En la puesta en escena, Carmen Castañón ha resumido las galerías, estancias, jardín y murallas del palacio Cenci y demás espacios indefinidos en los que Artaud sitúa la acción, en una construcción a cielo abierto y, sin embargo, claustrofóbica, con espacios delimitados por entramados metálicos, los cuales, situados a distintas alturas, se comunican mediante escaleras angostas o empinadas. Con claro propósito de romper el corsé del escenario a la italiana, en determinados momentos, la directora prolonga el espacio escénico al patio de butacas y a los palcos altos de proscenio. Una piscina de paredes transparentes preside esa especie de cárcel. En ella bucea Beatriz cuando se alza el telón. Sus aguas, tranquilas al principio, se agitan como en una tormenta cuando la tragedia se consuma.
En esta escenografía, que tiene mucho de cámara de tortura, Sonia Sebastián ha ido incrustando las piezas del rompecabezas artaudiano siguiendo las pautas marcadas, tanto en las acotaciones del texto, como, sobre todo, en la nota redactada por el propio autor a raíz de su montaje de la obra. En su escrito, da más importancia a los gestos y a los movimientos de los actores que a lo que dicen. En el fondo, desconfía de la capacidad de las palabras para transmitir con profundidad el pensamiento de los personajes. De ahí que considere imprescindible la participación de maniquíes, porque, con su presencia, contribuyen a que aquellos expresen mejor lo que les tortura. En cuanto a la interpretación, reclama a los actores que muestren el lado violento de sus criaturas y que se sumerjan en esa atmósfera de mente perdida que envuelve a los héroes de los grandes cuentos. En otro orden de cosas, para Artaud es esencial envolver a los espectadores en una red de vibraciones sonoras tejida con gritos, doblar de campanas, latidos de corazón amplificados y una música estridente.

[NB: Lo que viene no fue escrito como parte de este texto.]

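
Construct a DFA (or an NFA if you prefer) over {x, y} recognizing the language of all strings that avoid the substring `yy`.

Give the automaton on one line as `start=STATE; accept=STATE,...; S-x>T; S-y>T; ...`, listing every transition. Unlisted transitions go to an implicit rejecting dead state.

start=s0; accept=s0,s1; s0-x>s0; s0-y>s1; s1-x>s0; s1-y>s2; s2-x>s2; s2-y>s2

Track partial matches of the forbidden pattern `yy`. State s2 is a dead state reached once `yy` has occurred; every other state accepts. s0 means no part of `yy` is currently matched.
A 3-state machine:
        x   y  
>* s0   s0  s1 
 * s1   s0  s2 
   s2   s2  s2 
(> = start, * = accepting)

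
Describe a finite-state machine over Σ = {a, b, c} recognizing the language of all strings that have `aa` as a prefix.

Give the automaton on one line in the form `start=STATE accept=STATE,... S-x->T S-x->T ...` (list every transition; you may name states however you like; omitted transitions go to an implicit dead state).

start=q0 accept=q2 q0-a->q1 q0-b->q3 q0-c->q3 q1-a->q2 q1-b->q3 q1-c->q3 q2-a->q2 q2-b->q2 q2-c->q2 q3-a->q3 q3-b->q3 q3-c->q3

Walk along `aa` while the input agrees: from q0 take `a` to q1, and so on. Any deviation drops to the rejecting sink q3. Once q2 is reached the prefix is confirmed and every continuation is accepted.
        a   b   c  
>  q0   q1  q3  q3 
   q1   q2  q3  q3 
 * q2   q2  q2  q2 
   q3   q3  q3  q3 
(> = start, * = accepting)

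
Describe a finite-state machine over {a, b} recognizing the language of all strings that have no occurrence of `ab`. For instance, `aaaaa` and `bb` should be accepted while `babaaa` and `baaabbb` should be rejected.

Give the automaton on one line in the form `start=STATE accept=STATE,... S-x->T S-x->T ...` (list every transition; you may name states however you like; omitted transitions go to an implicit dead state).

start=s0 accept=s0,s1 s0-a->s1 s0-b->s0 s1-a->s1 s1-b->s2 s2-a->s2 s2-b->s2

This is the complement of 'contains `ab`'. Use the same substring-matching states — s0 through s2 holding how much of `ab` has just been matched — but flip the accepting set: everything except the trap s2 accepts.
A 3-state machine:
        a   b  
>* s0   s1  s0 
 * s1   s1  s2 
   s2   s2  s2 
(> = start, * = accepting)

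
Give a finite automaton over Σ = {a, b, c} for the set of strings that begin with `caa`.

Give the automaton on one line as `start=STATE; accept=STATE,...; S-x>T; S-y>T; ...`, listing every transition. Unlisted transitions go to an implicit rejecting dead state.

Walk along `caa` while the input agrees: from s0 take `c` to s1, and so on. Any deviation drops to the rejecting sink s4. Once s3 is reached the prefix is confirmed and every continuation is accepted.
With 5 states:
        a   b   c  
>  s0   s4  s4  s1 
   s1   s2  s4  s4 
   s2   s3  s4  s4 
 * s3   s3  s3  s3 
   s4   s4  s4  s4 
(> = start, * = accepting)

start=s0; accept=s3; s0-a>s4; s0-b>s4; s0-c>s1; s1-a>s2; s1-b>s4; s1-c>s4; s2-a>s3; s2-b>s4; s2-c>s4; s3-a>s3; s3-b>s3; s3-c>s3; s4-a>s4; s4-b>s4; s4-c>s4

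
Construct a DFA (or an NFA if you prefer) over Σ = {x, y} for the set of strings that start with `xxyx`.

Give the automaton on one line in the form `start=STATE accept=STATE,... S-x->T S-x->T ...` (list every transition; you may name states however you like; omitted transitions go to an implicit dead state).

Check the first 4 symbols one by one: s0 through s3 record how many have matched `xxyx` so far; any wrong symbol goes to the dead state s5. After all 4 match we enter the accepting sink s4.
        x   y  
>  s0   s1  s5 
   s1   s2  s5 
   s2   s5  s3 
   s3   s4  s5 
 * s4   s4  s4 
   s5   s5  s5 
(> = start, * = accepting)

start=s0 accept=s4 s0-x->s1 s0-y->s5 s1-x->s2 s1-y->s5 s2-x->s5 s2-y->s3 s3-x->s4 s3-y->s5 s4-x->s4 s4-y->s4 s5-x->s5 s5-y->s5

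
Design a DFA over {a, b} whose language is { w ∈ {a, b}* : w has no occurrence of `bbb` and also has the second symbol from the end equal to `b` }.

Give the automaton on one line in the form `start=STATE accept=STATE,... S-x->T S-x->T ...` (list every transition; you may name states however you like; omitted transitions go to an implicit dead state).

Run two small machines in parallel and take their product. The first has 4 states tracking partial matches of the forbidden pattern `bbb`; the second has 7 states tracking the last 2 symbols read. A product state is a pair (one from each), accepting exactly when both do. After merging equivalent states the machine shrinks.
A 5-state machine:
        a   b  
>  q0   q0  q1 
   q1   q2  q3 
 * q2   q0  q1 
 * q3   q2  q4 
   q4   q4  q4 
(> = start, * = accepting)

start=q0 accept=q2,q3 q0-a->q0 q0-b->q1 q1-a->q2 q1-b->q3 q2-a->q0 q2-b->q1 q3-a->q2 q3-b->q4 q4-a->q4 q4-b->q4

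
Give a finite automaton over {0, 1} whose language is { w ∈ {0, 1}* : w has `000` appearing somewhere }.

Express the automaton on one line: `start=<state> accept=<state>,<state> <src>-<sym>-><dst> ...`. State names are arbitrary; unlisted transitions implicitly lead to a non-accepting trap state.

States q0..q2 record the length of the longest prefix of `000` that matches the current input suffix. Reaching q3 means `000` has been seen, and we stay there forever. Accept from q3.
4 states suffice.
        0   1  
>  q0   q1  q0 
   q1   q2  q0 
   q2   q3  q0 
 * q3   q3  q3 
(> = start, * = accepting)

start=q0 accept=q3 q0-0->q1 q0-1->q0 q1-0->q2 q1-1->q0 q2-0->q3 q2-1->q0 q3-0->q3 q3-1->q3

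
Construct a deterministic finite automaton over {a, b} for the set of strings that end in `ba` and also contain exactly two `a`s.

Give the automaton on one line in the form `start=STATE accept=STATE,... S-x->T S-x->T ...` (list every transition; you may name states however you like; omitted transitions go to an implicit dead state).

start=q0 accept=q4 q0-a->q1 q0-b->q0 q1-a->q2 q1-b->q3 q2-a->q2 q2-b->q2 q3-a->q4 q3-b->q3 q4-a->q2 q4-b->q2

Handle the two conditions separately and then intersect. The first has 3 states tracking how much of the suffix `ba` has currently been matched; the second has 4 states tracking the count of `a`s, saturating at 3. A product state is a pair (one from each), accepting exactly when both do. Equivalent product states are then merged.
        a   b  
>  q0   q1  q0 
   q1   q2  q3 
   q2   q2  q2 
   q3   q4  q3 
 * q4   q2  q2 
(> = start, * = accepting)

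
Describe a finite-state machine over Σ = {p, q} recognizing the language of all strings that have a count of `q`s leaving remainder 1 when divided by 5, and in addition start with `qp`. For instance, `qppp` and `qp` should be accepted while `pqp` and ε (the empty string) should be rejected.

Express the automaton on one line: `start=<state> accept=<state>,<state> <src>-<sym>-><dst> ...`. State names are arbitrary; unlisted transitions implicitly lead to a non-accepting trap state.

Run two small machines in parallel and take their product. The first has 5 states tracking the count of `q`s modulo 5; the second has 4 states tracking whether the input so far still matches the prefix `qp`. A product state is a pair (one from each), accepting exactly when both do. Equivalent product states are then merged.
8 states suffice.
        p   q  
>  S0   S1  S2 
   S1   S1  S1 
   S2   S3  S1 
 * S3   S3  S4 
   S4   S4  S5 
   S5   S5  S6 
   S6   S6  S7 
   S7   S7  S3 
(> = start, * = accepting)

start=S0 accept=S3 S0-p->S1 S0-q->S2 S1-p->S1 S1-q->S1 S2-p->S3 S2-q->S1 S3-p->S3 S3-q->S4 S4-p->S4 S4-q->S5 S5-p->S5 S5-q->S6 S6-p->S6 S6-q->S7 S7-p->S7 S7-q->S3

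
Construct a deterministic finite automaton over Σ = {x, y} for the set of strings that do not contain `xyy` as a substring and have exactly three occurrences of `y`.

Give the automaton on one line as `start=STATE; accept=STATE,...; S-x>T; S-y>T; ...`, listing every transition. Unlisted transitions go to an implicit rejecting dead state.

start=q0; accept=q8; q0-x>q1; q0-y>q2; q1-x>q1; q1-y>q3; q2-x>q4; q2-y>q5; q3-x>q4; q3-y>q6; q4-x>q4; q4-y>q7; q5-x>q5; q5-y>q8; q6-x>q6; q6-y>q6; q7-x>q5; q7-y>q6; q8-x>q8; q8-y>q6

Build one automaton per condition and run them in lockstep. One (4 states) tracks partial matches of the forbidden pattern `xyy`; the other (5 states) tracks the count of `y`s, saturating at 4. Each combined state is a pair, one component from each; accept when both components accept. After merging equivalent states the machine shrinks.
A 9-state machine:
        x   y  
>  q0   q1  q2 
   q1   q1  q3 
   q2   q4  q5 
   q3   q4  q6 
   q4   q4  q7 
   q5   q5  q8 
   q6   q6  q6 
   q7   q5  q6 
 * q8   q8  q6 
(> = start, * = accepting)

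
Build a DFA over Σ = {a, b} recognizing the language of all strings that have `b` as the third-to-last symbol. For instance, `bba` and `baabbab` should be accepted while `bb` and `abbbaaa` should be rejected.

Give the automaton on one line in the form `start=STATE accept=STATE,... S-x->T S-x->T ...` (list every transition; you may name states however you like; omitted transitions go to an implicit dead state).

start=s0 accept=s11,s12,s13,s14 s0-a->s1 s0-b->s2 s1-a->s3 s1-b->s4 s2-a->s5 s2-b->s6 s3-a->s7 s3-b->s8 s4-a->s9 s4-b->s10 s5-a->s11 s5-b->s12 s6-a->s13 s6-b->s14 s7-a->s7 s7-b->s8 s8-a->s9 s8-b->s10 s9-a->s11 s9-b->s12 s10-a->s13 s10-b->s14 s11-a->s7 s11-b->s8 s12-a->s9 s12-b->s10 s13-a->s11 s13-b->s12 s14-a->s13 s14-b->s14

Because acceptance depends on a position counted from the end, the machine has to buffer the most recent 3 symbols. Make each state the string of the last up-to-3 symbols read; on input `x` shift the window left and append `x`. Accept when the buffered window has length 3 and begins with `b`.
          a    b  
>  s0     s1   s2 
   s1     s3   s4 
   s2     s5   s6 
   s3     s7   s8 
   s4     s9  s10 
   s5    s11  s12 
   s6    s13  s14 
   s7     s7   s8 
   s8     s9  s10 
   s9    s11  s12 
   s10   s13  s14 
 * s11    s7   s8 
 * s12    s9  s10 
 * s13   s11  s12 
 * s14   s13  s14 
(> = start, * = accepting)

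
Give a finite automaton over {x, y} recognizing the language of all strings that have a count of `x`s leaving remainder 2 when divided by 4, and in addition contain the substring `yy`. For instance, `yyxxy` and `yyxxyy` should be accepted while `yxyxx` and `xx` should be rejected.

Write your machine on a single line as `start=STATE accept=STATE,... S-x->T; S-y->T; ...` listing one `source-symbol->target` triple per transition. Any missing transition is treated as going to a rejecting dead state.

start=A; accept=K; A-x->B; A-y->C; B-x->D; B-y->E; C-x->B; C-y->F; D-x->G; D-y->H; E-x->D; E-y->I; F-x->I; F-y->F; G-x->A; G-y->J; H-x->G; H-y->K; I-x->K; I-y->I; J-x->A; J-y->L; K-x->L; K-y->K; L-x->F; L-y->L

Run two small machines in parallel and take their product. One (4 states) tracks the count of `x`s modulo 4; the other (3 states) tracks whether and how much of `yy` has been seen. Each combined state is a pair, one component from each; accept when both components accept.
A 12-state machine:
       x  y 
>  A   B  C 
   B   D  E 
   C   B  F 
   D   G  H 
   E   D  I 
   F   I  F 
   G   A  J 
   H   G  K 
   I   K  I 
   J   A  L 
 * K   L  K 
   L   F  L 
(> = start, * = accepting)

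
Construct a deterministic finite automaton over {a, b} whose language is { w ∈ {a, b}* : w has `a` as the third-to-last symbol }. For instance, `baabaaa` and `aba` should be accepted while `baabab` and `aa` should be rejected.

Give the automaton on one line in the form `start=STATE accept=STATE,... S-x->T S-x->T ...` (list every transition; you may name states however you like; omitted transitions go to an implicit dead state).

A DFA must remember the last 3 symbols (since which symbol is third-to-last isn't known until the input ends). Use one state per possible window of the last ≤3 symbols; accept from those whose window starts with `a`.
With 15 states:
          a    b  
>  q0     q1   q2 
   q1     q3   q4 
   q2     q5   q6 
   q3     q7   q8 
   q4     q9  q10 
   q5    q11  q12 
   q6    q13  q14 
 * q7     q7   q8 
 * q8     q9  q10 
 * q9    q11  q12 
 * q10   q13  q14 
   q11    q7   q8 
   q12    q9  q10 
   q13   q11  q12 
   q14   q13  q14 
(> = start, * = accepting)

start=q0 accept=q7,q8,q9,q10 q0-a->q1 q0-b->q2 q1-a->q3 q1-b->q4 q2-a->q5 q2-b->q6 q3-a->q7 q3-b->q8 q4-a->q9 q4-b->q10 q5-a->q11 q5-b->q12 q6-a->q13 q6-b->q14 q7-a->q7 q7-b->q8 q8-a->q9 q8-b->q10 q9-a->q11 q9-b->q12 q10-a->q13 q10-b->q14 q11-a->q7 q11-b->q8 q12-a->q9 q12-b->q10 q13-a->q11 q13-b->q12 q14-a->q13 q14-b->q14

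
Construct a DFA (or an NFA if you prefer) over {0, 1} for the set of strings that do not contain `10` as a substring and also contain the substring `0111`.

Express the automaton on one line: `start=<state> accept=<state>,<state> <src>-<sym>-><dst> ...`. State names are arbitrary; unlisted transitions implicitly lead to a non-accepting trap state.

start=S0 accept=S7 S0-0->S1 S0-1->S2 S1-0->S1 S1-1->S3 S2-0->S4 S2-1->S2 S3-0->S4 S3-1->S5 S4-0->S4 S4-1->S6 S5-0->S4 S5-1->S7 S6-0->S4 S6-1->S8 S7-0->S9 S7-1->S7 S8-0->S4 S8-1->S9 S9-0->S9 S9-1->S9

Build one automaton per condition and run them in lockstep. One (3 states) tracks partial matches of the forbidden pattern `10`; the other (5 states) tracks whether and how much of `0111` has been seen. Each combined state is a pair, one component from each; accept when both components accept.
10 states suffice.
        0   1  
>  S0   S1  S2 
   S1   S1  S3 
   S2   S4  S2 
   S3   S4  S5 
   S4   S4  S6 
   S5   S4  S7 
   S6   S4  S8 
 * S7   S9  S7 
   S8   S4  S9 
   S9   S9  S9 
(> = start, * = accepting)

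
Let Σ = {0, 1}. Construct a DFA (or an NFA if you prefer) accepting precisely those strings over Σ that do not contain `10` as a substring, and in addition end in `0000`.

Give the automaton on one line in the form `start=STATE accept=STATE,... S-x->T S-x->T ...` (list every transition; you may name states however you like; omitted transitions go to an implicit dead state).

start=q0 accept=q5 q0-0->q1 q0-1->q2 q1-0->q3 q1-1->q2 q2-0->q2 q2-1->q2 q3-0->q4 q3-1->q2 q4-0->q5 q4-1->q2 q5-0->q5 q5-1->q2

Handle the two conditions separately and then intersect. The first has 3 states tracking partial matches of the forbidden pattern `10`; the second has 5 states tracking how much of the suffix `0000` has currently been matched. A product state is a pair (one from each), accepting exactly when both do. Equivalent product states are then merged.
6 states suffice.
        0   1  
>  q0   q1  q2 
   q1   q3  q2 
   q2   q2  q2 
   q3   q4  q2 
   q4   q5  q2 
 * q5   q5  q2 
(> = start, * = accepting)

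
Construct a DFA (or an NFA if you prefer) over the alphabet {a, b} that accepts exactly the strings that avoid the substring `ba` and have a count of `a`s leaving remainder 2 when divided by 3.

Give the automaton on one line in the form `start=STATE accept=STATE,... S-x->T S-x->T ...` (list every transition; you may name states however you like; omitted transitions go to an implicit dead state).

start=S0 accept=S3,S4 S0-a->S1 S0-b->S2 S1-a->S3 S1-b->S2 S2-a->S2 S2-b->S2 S3-a->S0 S3-b->S4 S4-a->S2 S4-b->S4

Run two small machines in parallel and take their product. One (3 states) tracks partial matches of the forbidden pattern `ba`; the other (3 states) tracks the count of `a`s modulo 3. Each combined state is a pair, one component from each; accept when both components accept. Minimizing collapses redundant product states.
A 5-state machine:
        a   b  
>  S0   S1  S2 
   S1   S3  S2 
   S2   S2  S2 
 * S3   S0  S4 
 * S4   S2  S4 
(> = start, * = accepting)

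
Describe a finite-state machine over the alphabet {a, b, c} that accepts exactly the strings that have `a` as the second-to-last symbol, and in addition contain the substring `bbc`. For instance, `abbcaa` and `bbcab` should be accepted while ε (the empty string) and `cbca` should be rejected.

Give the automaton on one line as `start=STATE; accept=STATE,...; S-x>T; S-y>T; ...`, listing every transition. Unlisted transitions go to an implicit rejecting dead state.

Handle the two conditions separately and then intersect. The first has 13 states tracking the last 2 symbols read; the second has 4 states tracking whether and how much of `bbc` has been seen. A product state is a pair (one from each), accepting exactly when both do. After merging equivalent states the machine shrinks.
7 states suffice.
        a   b   c  
>  q0   q0  q1  q0 
   q1   q0  q2  q0 
   q2   q0  q2  q3 
   q3   q4  q3  q3 
   q4   q5  q6  q6 
 * q5   q5  q6  q6 
 * q6   q4  q3  q3 
(> = start, * = accepting)

start=q0; accept=q5,q6; q0-a>q0; q0-b>q1; q0-c>q0; q1-a>q0; q1-b>q2; q1-c>q0; q2-a>q0; q2-b>q2; q2-c>q3; q3-a>q4; q3-b>q3; q3-c>q3; q4-a>q5; q4-b>q6; q4-c>q6; q5-a>q5; q5-b>q6; q5-c>q6; q6-a>q4; q6-b>q3; q6-c>q3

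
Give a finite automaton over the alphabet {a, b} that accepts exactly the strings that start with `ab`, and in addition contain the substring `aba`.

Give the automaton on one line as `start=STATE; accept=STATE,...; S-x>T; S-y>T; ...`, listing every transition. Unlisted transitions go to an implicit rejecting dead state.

start=S0; accept=S4; S0-a>S1; S0-b>S2; S1-a>S2; S1-b>S3; S2-a>S2; S2-b>S2; S3-a>S4; S3-b>S5; S4-a>S4; S4-b>S4; S5-a>S6; S5-b>S5; S6-a>S6; S6-b>S3

Run two small machines in parallel and take their product. One (4 states) tracks whether the input so far still matches the prefix `ab`; the other (4 states) tracks whether and how much of `aba` has been seen. Each combined state is a pair, one component from each; accept when both components accept. Equivalent product states are then merged.
A 7-state machine:
        a   b  
>  S0   S1  S2 
   S1   S2  S3 
   S2   S2  S2 
   S3   S4  S5 
 * S4   S4  S4 
   S5   S6  S5 
   S6   S6  S3 
(> = start, * = accepting)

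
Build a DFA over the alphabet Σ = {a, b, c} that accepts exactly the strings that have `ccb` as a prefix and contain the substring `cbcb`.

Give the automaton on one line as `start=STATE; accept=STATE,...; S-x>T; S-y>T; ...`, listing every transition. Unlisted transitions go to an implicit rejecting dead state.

start=S0; accept=S12; S0-a>S1; S0-b>S1; S0-c>S2; S1-a>S1; S1-b>S1; S1-c>S3; S2-a>S1; S2-b>S4; S2-c>S5; S3-a>S1; S3-b>S4; S3-c>S3; S4-a>S1; S4-b>S1; S4-c>S6; S5-a>S1; S5-b>S7; S5-c>S3; S6-a>S1; S6-b>S8; S6-c>S3; S7-a>S9; S7-b>S9; S7-c>S10; S8-a>S8; S8-b>S8; S8-c>S8; S9-a>S9; S9-b>S9; S9-c>S11; S10-a>S9; S10-b>S12; S10-c>S11; S11-a>S9; S11-b>S7; S11-c>S11; S12-a>S12; S12-b>S12; S12-c>S12

Handle the two conditions separately and then intersect. One (5 states) tracks whether the input so far still matches the prefix `ccb`; the other (5 states) tracks whether and how much of `cbcb` has been seen. Each combined state is a pair, one component from each; accept when both components accept.
With 13 states:
          a    b    c  
>  S0     S1   S1   S2 
   S1     S1   S1   S3 
   S2     S1   S4   S5 
   S3     S1   S4   S3 
   S4     S1   S1   S6 
   S5     S1   S7   S3 
   S6     S1   S8   S3 
   S7     S9   S9  S10 
   S8     S8   S8   S8 
   S9     S9   S9  S11 
   S10    S9  S12  S11 
   S11    S9   S7  S11 
 * S12   S12  S12  S12 
(> = start, * = accepting)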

A plasmar tales propuestas, se ha aplicado Sonia Sebastián. En líneas generales lo consigue. Hay momentos gran fuerza expresiva en los que la tragedia que se representa encuentra el mejor marco posible. También cabe formular algún reparo. Hay aportaciones que chirrían o rebajan el grado de tensión que requiere el espectáculo. Tal sucede con los movimientos coreográficos que se insertan en la primera parte y con los reiterativos ejercicios acrobáticos, a caballo entre el baile de cabaret y la gimnasia, que realiza Lucrecia en una barra americana. Nada que objetar al vestuario de inspiración gótica que ha diseñado Alberto Valcárcel ni a la música para percusión de Juan Pedro Acacio. El punto débil de la puesta en escena reside en la interpretación. Siendo correcto el trabajo actoral, queda lejos de alcanzar el grado de exaltación exigido por los personajes. El horror que deben inspirar, solo está a punto de producirse en el último tercio de la representación, tras el asesinato del tirano. Las excepciones a estos reparos son Maru Valdivieso, en el papel de Lucrecia, y, sobre todo, Celia Freijeiro, cuya Beatriz conmueve y desazona.